The next time I go all dreamy-eyed over some new camera gadget, I’m going to pull this pic out and remind myself that the camera is a tool. That’s it, nothing more, a tool. Photography is truly about learning to see, not the equipment you use. Granted, a better macro lens could help me with a good depth of field, but I think the light was more to blame than my current lens.
I was meandering around a creek bed trying to catch a frog in a good photo spot when I saw this little guy. Actually, I didn’t see him – not the first time. I looked again and saw what I thought was a leaf. Unlike the frogs, he obligingly stayed in one spot while I tried to get a good shot of him.
I must admit, my ability to see and translate that to good photographs is rather dependent on my mood at the time. When I first head out on a hike, everything is beautiful and I can’t wait to photograph it. It goes something like this:
- Heading out – me: oh wow, look at that light coming through the trees! I have to get a pic of that! Ooooo is that a frog?

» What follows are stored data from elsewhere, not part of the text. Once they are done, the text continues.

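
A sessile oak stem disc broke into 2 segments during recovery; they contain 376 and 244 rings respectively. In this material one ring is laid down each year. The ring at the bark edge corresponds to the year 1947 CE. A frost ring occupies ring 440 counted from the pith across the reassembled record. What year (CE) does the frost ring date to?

Total rings = 376 + 244 = 620.
Between ring 440 and the bark edge there are 620 − 440 = 180 rings.
Counting back 180 years from 1947 CE places the frost ring in 1947 − 180 = 1767 CE.

1767 CE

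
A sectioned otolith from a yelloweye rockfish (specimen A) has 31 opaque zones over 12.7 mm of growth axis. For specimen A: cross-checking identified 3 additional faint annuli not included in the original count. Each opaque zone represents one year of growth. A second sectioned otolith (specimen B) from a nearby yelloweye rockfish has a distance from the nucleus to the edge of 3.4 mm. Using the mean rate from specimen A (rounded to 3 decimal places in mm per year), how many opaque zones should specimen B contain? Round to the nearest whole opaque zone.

9 opaque zones

Specimen A: correcting the raw count gives 31 + 3 = 34 true opaque zones.
A: 12.7 mm over 34 years gives 12.7 / 34 ≈ 0.374 mm/yr.
For B, 3.4 / 0.374 = 9.09 years ≈ 9 opaque zones.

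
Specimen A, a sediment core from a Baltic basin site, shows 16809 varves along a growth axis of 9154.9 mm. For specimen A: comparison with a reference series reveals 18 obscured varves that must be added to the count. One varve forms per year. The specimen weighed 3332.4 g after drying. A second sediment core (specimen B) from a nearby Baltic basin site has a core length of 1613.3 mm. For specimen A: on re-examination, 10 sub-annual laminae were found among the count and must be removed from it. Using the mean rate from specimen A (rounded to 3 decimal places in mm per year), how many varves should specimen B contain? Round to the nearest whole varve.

Specimen A: true varve count = 16809 − 10 + 18 = 16817.
A: Mean rate = 9154.9 mm / 16817 years ≈ 0.544 mm per year.
Specimen B: 1613.3 mm / 0.544 mm per year = 2965.62 years ≈ 2966 varves.

2966 varves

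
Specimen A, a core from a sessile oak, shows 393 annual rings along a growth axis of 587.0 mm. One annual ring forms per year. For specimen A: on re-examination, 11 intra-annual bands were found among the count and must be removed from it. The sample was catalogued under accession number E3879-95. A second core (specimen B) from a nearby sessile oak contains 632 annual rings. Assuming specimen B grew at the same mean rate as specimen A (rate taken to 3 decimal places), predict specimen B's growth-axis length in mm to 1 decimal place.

971.4 mm

Specimen A: adjusted count: 393 − 11 = 382 annual rings.
A: Mean rate = 587.0 mm / 382 years ≈ 1.537 mm per year.
For B, 1.537 mm/year × 632 years = 971.4 mm.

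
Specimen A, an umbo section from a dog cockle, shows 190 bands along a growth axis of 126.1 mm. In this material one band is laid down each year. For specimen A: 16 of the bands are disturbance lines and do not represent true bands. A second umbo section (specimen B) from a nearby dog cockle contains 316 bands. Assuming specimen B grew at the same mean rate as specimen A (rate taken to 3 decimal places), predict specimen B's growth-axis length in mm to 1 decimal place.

229.1 mm

Specimen A: adjusted count: 190 − 16 = 174 bands.
A: 126.1 mm over 174 years gives 126.1 / 174 ≈ 0.725 mm per year.
For B, 0.725 mm/year × 316 years = 229.1 mm.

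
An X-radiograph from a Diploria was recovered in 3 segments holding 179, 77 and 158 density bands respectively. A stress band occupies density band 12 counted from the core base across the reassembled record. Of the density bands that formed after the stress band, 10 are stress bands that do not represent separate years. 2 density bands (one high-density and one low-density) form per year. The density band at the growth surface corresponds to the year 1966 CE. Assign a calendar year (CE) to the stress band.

1770 CE

Total density bands = 179 + 77 + 158 = 414.
414 − 12 = 402 density bands lie beyond the stress band toward the growth surface.
Removing the 10 false density bands leaves 402 − 10 = 392 true density bands beyond the stress band.
Dividing by 2 density bands per year: 392 / 2 = 196 years.
The density band at the growth surface is 1966 CE, so the stress band dates to 1966 − 196 = 1770 CE.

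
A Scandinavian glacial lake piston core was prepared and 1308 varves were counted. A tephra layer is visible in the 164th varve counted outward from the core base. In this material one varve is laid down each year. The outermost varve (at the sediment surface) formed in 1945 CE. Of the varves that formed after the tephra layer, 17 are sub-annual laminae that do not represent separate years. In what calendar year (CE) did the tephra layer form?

The tephra layer sits at varve 164 from the core base, so 1308 − 164 = 1144 varves formed after it.
1144 − 17 false = 1127 true varves after the tephra layer.
1945 − 1127 = 818 CE.

818 CE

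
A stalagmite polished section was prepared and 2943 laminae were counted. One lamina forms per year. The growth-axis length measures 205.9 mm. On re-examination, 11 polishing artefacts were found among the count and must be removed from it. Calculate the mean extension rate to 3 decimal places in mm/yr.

0.070 mm/yr

After corrections the count is 2943 − 11 = 2932 laminae.
Mean rate = 205.9 mm / 2932 years ≈ 0.070 mm/yr.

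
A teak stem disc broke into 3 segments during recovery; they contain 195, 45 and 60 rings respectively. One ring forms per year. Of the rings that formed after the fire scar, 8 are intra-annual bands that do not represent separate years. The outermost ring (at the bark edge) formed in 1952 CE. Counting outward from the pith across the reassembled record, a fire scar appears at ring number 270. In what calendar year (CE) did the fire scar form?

Total rings = 195 + 45 + 60 = 300.
The fire scar sits at ring 270 from the pith, so 300 − 270 = 30 rings formed after it.
Removing the 8 false rings leaves 30 − 8 = 22 true rings beyond the fire scar.
1952 − 22 = 1930 CE.

1930 CE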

- Halfway through – me: trees. That’s it here, nothing to see but trees. Do you know how hard it is to get a decent pic of just trees?
- 3/4 of the hike later – me: my feet hurt. I’m getting a blister. Screw this stuff, I’m tired. Picture? Not happening.
- Almost to the car – me: I can do this….one foot…at a time….. just one more….
To be fair, my hikes are usually not nice gentle walks. Noooo I have to pick the ones with the gorges, the steep hills, the honest to goodness mountains. I thought my heart would explode on one Catskill hike, but I got that far and I wasn’t going to quit. Nope. I could barely walk the next day, but it was worth it.
To be completely honest, I’m not really a hard-core hiker. I’m casual, out of shape, with no muscles to speak of. Casual hikes are boring though – like walking around your neighborhood. I like the cool stuff that offers good photographic opportunities. I guess eventually I’ll get into shape if I crawl up one more mountain or two.